EDIT: Seems dynamic music is back in style in some very recent games, many of which I haven't really played yet. Good.
For me, it's dynamic music, the kind that some games had that adjusted moment by moment to what was happening in the game.
The best-known example of this in the 90s game TIE Fighter, where the moment more enemy (or allied) ships showed up the music would have a little additional flourish to acknowledge the shift in battle. There were pre-battle tension tracks, battle music, complications of battle, grandiose flourishes for the arrival of enemy or even allied capital ships, and victory and failure music all ready to flow into the next seconds of the game.
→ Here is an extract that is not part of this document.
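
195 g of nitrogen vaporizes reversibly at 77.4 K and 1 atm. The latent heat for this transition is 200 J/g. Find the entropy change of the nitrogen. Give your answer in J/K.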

A lesser-known but still excellent example of this was in Ultima Underworld and its sequel, where drawing a weapon had its own special "preparing for battle" tension music, getting attacked had a jump-out-of-your-skin joltingly sudden musical start that actually scared me as a kid when I got ambushed, music for battles going well, going poorly, victory and defeat.
I wish more games did those sort of second by second musical changes, but they've sort of fallen out of fashion for the most part.
Dynamic music is absolutely still a thing, I'm not even sure where you got the idea it went away. Street Fighter 6 is an easy example of round-by-round change, and literal second-by-second changes (I think really generation?) are used in non-setpiece parts of BotW and BotW 1.5. It's even more overt in Untitled Goose Game.
That's good then. I haven't bought as many new games recently as I used to, and in the years before that there was a bit of a dry spell of canned "epic" orchestral tracks without dynamic features.
That was around the start of a long dry spell of disappointment for me. I'm glad dynamic music is making a comeback now, according to people in this thread.
Dynamic music is in every single ubisoft-style game where the music dynamically switches from the normal wandering music, to "sneaking-into-a-base" music to "open combat" music and then back again. It's just done in such a by-the-numbers way that one immediately forgets about it afterwards (like every other thing about ubisoft games).